For all his bragging, Trump knows he has little leverage with either Putin or Netanyahu

Donald Trump loyalists point to the fact that he has never initiated a war in either of his two terms as US president. That suggestion is true insofar as he has scrupulously avoided new deployments of US ground forces in potential conflict zones across the world.

This does not mean that Binyamin Netanyahu is not being armed and encouraged by the Trump administration in his war against Palestinian people located in Gaza, in the occupied West Bank and in southern Lebanon.

Nor does it mean that Hamas allies such as the Houthi regime in Yemen cannot be the subject of aerial bombardment in response to its threat to international shipping in the Red Sea, or the launching of ballistic missiles from Yemen to targets in Israel.

Trump’s recent statements about Vladimir Putin going “crazy” in his missile and drone bombardment of Ukrainian civilian targets betokens a slowly emerging realisation. He is beginning to see that he does not share the constructive and productive relationship with Moscow that he used to pretend.

Trump’s vainglorious boast that he would end the Russian–Ukrainian armed conflict in 24 hours once he assumed the presidency now looks clownish and ridiculous. He has been exposed badly as misunderstanding Putin’s war aims, strategy and tactics. All of this underlines the absurdity of his Oval Office ambush of Volodymyr Zelenskiy, which was clearly a premeditated strategy to humiliate, isolate and subjugate Ukraine with the intention of “doing a deal” with Putin – largely on Putin’s terms.

Trump’s willingness to betray Ukraine in pursuit of a deal with Putin, while never explicitly admitted, was all too obvious to Nato allies in Europe and indeed in Canada and to American allies across the world.

If Trump’s bottom line on Ukraine is that Kyiv simply cannot hope by conventional military means to recover all Ukrainian territory occupied by Russia since 2014, there may be a good deal of realpolitik in such an approach. Sometimes we forget that the Crimean Peninsula was only incorporated in Ukraine as late as 1954, having been depopulated ruthlessly in the postwar era by Stalin and Beria. Before that, it was generally accepted that Crimea was part of greater Russia.

That said, it is unreasonable to expect Zelenskiy to concede territory in eastern Ukraine and Crimea as a precondition for negotiation of a comprehensive settlement to end the war between Kyiv and Moscow. For one thing, any such concession would not merely violate international law, but would also violate the Ukrainian constitution and Zelenskiy’s constitutional duties as president.

As I have written here before, conventional military theory suggests that successful territorial campaigns depend on a three to one advantage in military personnel and equipment combined with air superiority. Ukraine is simply not in a position to assemble or deploy such forces. And so it must, for the foreseeable future, concentrate on defending unoccupied territory in its struggle with Russia.

Part of the diplomatic prequel to the infamous and cowardly Oval Office ambush on Zelenskiy was a demand that America should share in the postwar development of Ukrainian mineral and energy resources. While some hoped that such a deal would confer on the US a selfish motive for supporting the Kyiv regime in its struggle with Moscow, this was not the case. The ambush perpetrated in the Oval Office demonstrated that Ukrainian acceptance of such terms would not be enough to buy Trump’s unconditional support for the maintenance of Ukraine as a sovereign independent member state of the United Nations, or as the beneficiary of a US security guarantee conferred on it after the implosion of the Soviet Union in exchange for surrendering its nuclear arsenal.

Trump, for all his social media posturing and accusations of Putin’s “craziness”, does not believe that he has usable leverage – military, economic or diplomatic – with which to confront and control Putin’s war methods and aims.
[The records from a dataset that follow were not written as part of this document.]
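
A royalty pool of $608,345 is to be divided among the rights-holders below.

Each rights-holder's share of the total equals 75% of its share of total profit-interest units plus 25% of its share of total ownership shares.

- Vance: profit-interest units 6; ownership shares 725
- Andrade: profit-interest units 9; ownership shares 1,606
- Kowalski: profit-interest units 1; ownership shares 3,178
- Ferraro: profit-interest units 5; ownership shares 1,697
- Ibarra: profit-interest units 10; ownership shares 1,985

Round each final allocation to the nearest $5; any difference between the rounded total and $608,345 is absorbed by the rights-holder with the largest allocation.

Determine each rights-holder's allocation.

Profit-interest units total 31; ownership shares total 9,191.
Combined weights (75% profit-interest units + 25% ownership shares): Vance 0.1649; Andrade 0.2614; Kowalski 0.1106; Ferraro 0.1671; Ibarra 0.2959.
Unrounded shares: Vance 100,304.94; Andrade 159,037.18; Kowalski 67,305.35; Ferraro 101,670.89; Ibarra 180,026.64.
Rounded to nearest $5: Vance $100,305; Andrade $159,035; Kowalski $67,305; Ferraro $101,670; Ibarra $180,025. Sum = $608,340.
Difference $608,345 − $608,340 = +$5 applied to largest allocation (Ibarra): Ibarra becomes $180,030.

Vance: $100,305 | Andrade: $159,035 | Kowalski: $67,305 | Ferraro: $101,670 | Ibarra: $180,030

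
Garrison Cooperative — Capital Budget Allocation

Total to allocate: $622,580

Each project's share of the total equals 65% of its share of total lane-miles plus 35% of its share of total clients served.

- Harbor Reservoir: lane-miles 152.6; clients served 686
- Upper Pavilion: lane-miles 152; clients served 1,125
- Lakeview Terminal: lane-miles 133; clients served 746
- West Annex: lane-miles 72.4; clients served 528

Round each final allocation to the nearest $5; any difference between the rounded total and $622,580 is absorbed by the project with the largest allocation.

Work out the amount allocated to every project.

Harbor Reservoir: $169,540; Upper Pavilion: $200,070; Lakeview Terminal: $158,225; West Annex: $94,745

Lane-miles total 510; clients served total 3,085.
Composite weights (65% lane-miles + 35% clients served): Harbor Reservoir 0.2723; Upper Pavilion 0.3214; Lakeview Terminal 0.2541; West Annex 0.1522.
Proportional shares: Harbor Reservoir 169,539.99; Upper Pavilion 200,071.81; Lakeview Terminal 158,225.68; West Annex 94,742.52.
Rounded to nearest $5: Harbor Reservoir $169,540; Upper Pavilion $200,070; Lakeview Terminal $158,225; West Annex $94,745. Sum = $622,580.
Sum already equals the total — no adjustment.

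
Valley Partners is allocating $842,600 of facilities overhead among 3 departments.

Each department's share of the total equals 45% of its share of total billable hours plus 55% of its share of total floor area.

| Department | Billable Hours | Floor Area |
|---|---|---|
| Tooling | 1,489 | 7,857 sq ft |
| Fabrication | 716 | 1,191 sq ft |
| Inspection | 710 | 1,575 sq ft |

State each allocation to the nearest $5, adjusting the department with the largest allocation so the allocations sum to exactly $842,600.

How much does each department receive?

Tooling: $536,445; Fabrication: $145,090; Inspection: $161,065

Totals — billable hours 2,915, floor area 10,623.
Combined weights (45% billable hours + 55% floor area): Tooling 0.6367; Fabrication 0.1722; Inspection 0.1912.
Proportional shares: Tooling 536,445.20; Fabrication 145,091.59; Inspection 161,063.20.
After rounding ($5): Tooling $536,445; Fabrication $145,090; Inspection $161,065. Sum = $842,600.
Sum already equals the total — no adjustment.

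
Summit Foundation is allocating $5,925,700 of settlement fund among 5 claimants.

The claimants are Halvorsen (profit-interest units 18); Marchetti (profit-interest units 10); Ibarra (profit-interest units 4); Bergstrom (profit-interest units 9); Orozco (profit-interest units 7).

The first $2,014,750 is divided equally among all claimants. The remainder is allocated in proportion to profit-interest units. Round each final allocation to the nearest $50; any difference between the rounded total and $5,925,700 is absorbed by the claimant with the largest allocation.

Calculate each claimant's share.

Halvorsen: $1,869,550; Marchetti: $1,217,750; Ibarra: $728,850; Bergstrom: $1,136,250; Orozco: $973,300

Equal tier: $2,014,750 ÷ 5 = $402,950 apiece.
Remainder $3,910,950 by profit-interest units (total 48): Halvorsen 1,466,606.25 → $1,466,600; Marchetti 814,781.25 → $814,800; Ibarra 325,912.50 → $325,900; Bergstrom 733,303.12 → $733,300; Orozco 570,346.88 → $570,350.
Totals: Halvorsen $402,950 + $1,466,600 = $1,869,550; Marchetti $402,950 + $814,800 = $1,217,750; Ibarra $402,950 + $325,900 = $728,850; Bergstrom $402,950 + $733,300 = $1,136,250; Orozco $402,950 + $570,350 = $973,300.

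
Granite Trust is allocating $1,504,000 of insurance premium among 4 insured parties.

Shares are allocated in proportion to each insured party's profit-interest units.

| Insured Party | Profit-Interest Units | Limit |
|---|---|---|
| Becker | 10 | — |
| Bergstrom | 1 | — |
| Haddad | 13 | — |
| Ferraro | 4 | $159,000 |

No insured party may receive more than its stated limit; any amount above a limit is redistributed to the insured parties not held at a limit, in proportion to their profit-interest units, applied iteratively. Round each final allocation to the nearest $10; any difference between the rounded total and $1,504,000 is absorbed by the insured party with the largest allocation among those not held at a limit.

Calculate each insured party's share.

Becker: $560,420 · Bergstrom: $56,040 · Haddad: $728,540 · Ferraro: $159,000

Sum of profit-interest units: 28.
Unconstrained shares: Becker 537,142.86; Bergstrom 53,714.29; Haddad 698,285.71; Ferraro 214,857.14.
Cap binds for Ferraro ($159,000); remaining pool $1,345,000 reallocated over remaining profit-interest units 24.
Shares after redistribution: Becker 560,416.67 → $560,420; Bergstrom 56,041.67 → $56,040; Haddad 728,541.67 → $728,540.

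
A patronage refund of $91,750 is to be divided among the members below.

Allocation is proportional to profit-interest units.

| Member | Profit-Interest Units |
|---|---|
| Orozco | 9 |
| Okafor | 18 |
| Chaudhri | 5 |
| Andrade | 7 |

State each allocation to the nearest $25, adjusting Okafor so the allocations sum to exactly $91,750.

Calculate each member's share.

Orozco: $21,175 · Okafor: $42,325 · Chaudhri: $11,775 · Andrade: $16,475

Profit-interest units total: 39.
Proportional shares: Orozco 9/39 × $91,750 = 21,173.08; Okafor 18/39 × $91,750 = 42,346.15; Chaudhri 5/39 × $91,750 = 11,762.82; Andrade 7/39 × $91,750 = 16,467.95.
After rounding ($25): Orozco $21,175; Okafor $42,350; Chaudhri $11,775; Andrade $16,475. Sum = $91,775.
Difference $91,750 − $91,775 = −$25 applied to Okafor: Okafor becomes $42,325.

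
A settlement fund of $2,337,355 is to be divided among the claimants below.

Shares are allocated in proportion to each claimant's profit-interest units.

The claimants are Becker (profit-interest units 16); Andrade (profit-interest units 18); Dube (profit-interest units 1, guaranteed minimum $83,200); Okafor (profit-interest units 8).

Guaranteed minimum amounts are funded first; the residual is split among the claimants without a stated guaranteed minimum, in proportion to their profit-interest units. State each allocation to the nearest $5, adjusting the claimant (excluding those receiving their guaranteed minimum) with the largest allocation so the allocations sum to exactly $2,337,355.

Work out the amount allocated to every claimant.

Becker: $858,725 · Andrade: $966,065 · Dube: $83,200 · Okafor: $429,365

Minimums first: Dube $83,200. Balance $2,254,155.
Balance split over remaining profit-interest units 42: Becker 858,725.71 → $858,725; Andrade 966,066.43 → $966,065; Okafor 429,362.86 → $429,365.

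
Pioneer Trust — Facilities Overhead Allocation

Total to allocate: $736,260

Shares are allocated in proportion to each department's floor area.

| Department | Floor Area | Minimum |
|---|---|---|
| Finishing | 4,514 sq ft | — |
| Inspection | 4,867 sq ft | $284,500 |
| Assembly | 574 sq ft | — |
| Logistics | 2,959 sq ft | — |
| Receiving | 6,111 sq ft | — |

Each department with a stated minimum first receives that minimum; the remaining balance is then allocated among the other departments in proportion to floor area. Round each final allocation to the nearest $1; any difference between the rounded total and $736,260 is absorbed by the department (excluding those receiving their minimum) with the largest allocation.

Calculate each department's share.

Finishing: $144,035 · Inspection: $284,500 · Assembly: $18,315 · Logistics: $94,417 · Receiving: $194,993

Fund the minimums — Inspection $284,500. Balance $451,760.
Balance split over remaining floor area 14,158: Finishing 144,034.80 → $144,035; Assembly 18,315.46 → $18,315; Logistics 94,417.14 → $94,417; Receiving 194,992.61 → $194,993.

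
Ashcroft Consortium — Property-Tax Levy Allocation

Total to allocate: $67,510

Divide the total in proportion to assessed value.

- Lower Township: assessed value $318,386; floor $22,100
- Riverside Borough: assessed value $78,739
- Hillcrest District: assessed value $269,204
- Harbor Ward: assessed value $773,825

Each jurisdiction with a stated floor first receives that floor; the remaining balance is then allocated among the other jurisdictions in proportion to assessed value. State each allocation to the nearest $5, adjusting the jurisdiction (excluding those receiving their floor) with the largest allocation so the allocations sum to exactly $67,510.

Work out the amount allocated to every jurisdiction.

Fund the minimums — Lower Township $22,100. Remaining pool $45,410.
Remaining pool split over remaining assessed value 1,121,768: Riverside Borough 3,187.41 → $3,185; Hillcrest District 10,897.58 → $10,900; Harbor Ward 31,325.01 → $31,325.

Lower Township: $22,100 | Riverside Borough: $3,185 | Hillcrest District: $10,900 | Harbor Ward: $31,325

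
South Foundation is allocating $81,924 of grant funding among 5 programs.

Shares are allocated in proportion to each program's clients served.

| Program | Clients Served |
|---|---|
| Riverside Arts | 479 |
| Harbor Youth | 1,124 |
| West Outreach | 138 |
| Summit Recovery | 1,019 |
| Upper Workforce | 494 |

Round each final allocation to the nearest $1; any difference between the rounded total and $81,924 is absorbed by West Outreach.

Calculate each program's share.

Riverside Arts: $12,059; Harbor Youth: $28,298; West Outreach: $3,475; Summit Recovery: $25,655; Upper Workforce: $12,437

Combined clients served = 3,254.
Proportional shares: Riverside Arts 479/3,254 × $81,924 = 12,059.49; Harbor Youth 1,124/3,254 × $81,924 = 28,298.27; West Outreach 138/3,254 × $81,924 = 3,474.34; Summit Recovery 1,019/3,254 × $81,924 = 25,654.75; Upper Workforce 494/3,254 × $81,924 = 12,437.14.
At nearest $1: Riverside Arts $12,059; Harbor Youth $28,298; West Outreach $3,474; Summit Recovery $25,655; Upper Workforce $12,437. Sum = $81,923.
Difference $81,924 − $81,923 = +$1 applied to West Outreach: West Outreach becomes $3,475.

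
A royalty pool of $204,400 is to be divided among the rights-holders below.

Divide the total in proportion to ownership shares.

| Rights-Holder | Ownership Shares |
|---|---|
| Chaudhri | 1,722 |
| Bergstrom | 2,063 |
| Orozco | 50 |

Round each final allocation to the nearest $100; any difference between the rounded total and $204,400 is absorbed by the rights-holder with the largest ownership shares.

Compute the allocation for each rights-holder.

Chaudhri: $91,800 | Bergstrom: $109,900 | Orozco: $2,700

Combined ownership shares = 3,835.
Raw shares: Chaudhri 1,722/3,835 × $204,400 = 91,780.13; Bergstrom 2,063/3,835 × $204,400 = 109,954.94; Orozco 50/3,835 × $204,400 = 2,664.93.
At nearest $100: Chaudhri $91,800; Bergstrom $110,000; Orozco $2,700. Sum = $204,500.
Difference $204,400 − $204,500 = −$100 applied to largest ownership shares (Bergstrom): Bergstrom becomes $109,900.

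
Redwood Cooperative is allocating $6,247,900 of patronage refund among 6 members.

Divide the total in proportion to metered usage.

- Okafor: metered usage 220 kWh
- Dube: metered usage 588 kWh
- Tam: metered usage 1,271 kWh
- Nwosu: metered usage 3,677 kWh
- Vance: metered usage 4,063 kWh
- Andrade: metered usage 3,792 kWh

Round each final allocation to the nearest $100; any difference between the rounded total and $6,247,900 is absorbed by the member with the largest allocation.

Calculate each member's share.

Okafor: $101,000 · Dube: $269,900 · Tam: $583,400 · Nwosu: $1,687,900 · Vance: $1,865,000 · Andrade: $1,740,700

Combined metered usage = 13,611.
Raw shares: Okafor 220/13,611 × $6,247,900 = 100,987.29; Dube 588/13,611 × $6,247,900 = 269,911.48; Tam 1,271/13,611 × $6,247,900 = 583,431.11; Nwosu 3,677/13,611 × $6,247,900 = 1,687,864.84; Vance 4,063/13,611 × $6,247,900 = 1,865,051.63; Andrade 3,792/13,611 × $6,247,900 = 1,740,653.65.
At nearest $100: Okafor $101,000; Dube $269,900; Tam $583,400; Nwosu $1,687,900; Vance $1,865,100; Andrade $1,740,700. Sum = $6,248,000.
Difference $6,247,900 − $6,248,000 = −$100 applied to largest allocation (Vance): Vance becomes $1,865,000.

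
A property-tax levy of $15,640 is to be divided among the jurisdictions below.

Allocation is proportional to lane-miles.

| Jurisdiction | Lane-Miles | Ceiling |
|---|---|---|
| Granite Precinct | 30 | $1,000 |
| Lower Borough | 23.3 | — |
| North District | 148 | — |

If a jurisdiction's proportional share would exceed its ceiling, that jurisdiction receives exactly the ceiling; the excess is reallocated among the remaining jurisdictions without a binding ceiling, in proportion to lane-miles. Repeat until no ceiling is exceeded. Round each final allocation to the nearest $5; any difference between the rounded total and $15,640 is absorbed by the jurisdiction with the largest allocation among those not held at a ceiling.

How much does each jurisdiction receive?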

The same applies, apparently, to his complete lack of leverage over the Israeli government. Trump appears to believe that he can supply Israeli forces with weaponry with which to pursue their barbaric campaign in Gaza, but cannot set out red lines of any kind within which Netanyahu is to pursue his naked ambition to subjugate the Palestinians, to deport them and to annex their lands.

Just as Trump folded his tent in the Doha discussions on the future of Afghanistan, and just as he gave up on his threats to use force to end North Korea’s ICBM programme, his capacity to do a deal in the Middle East has been exposed as the vapourings of a paper tiger.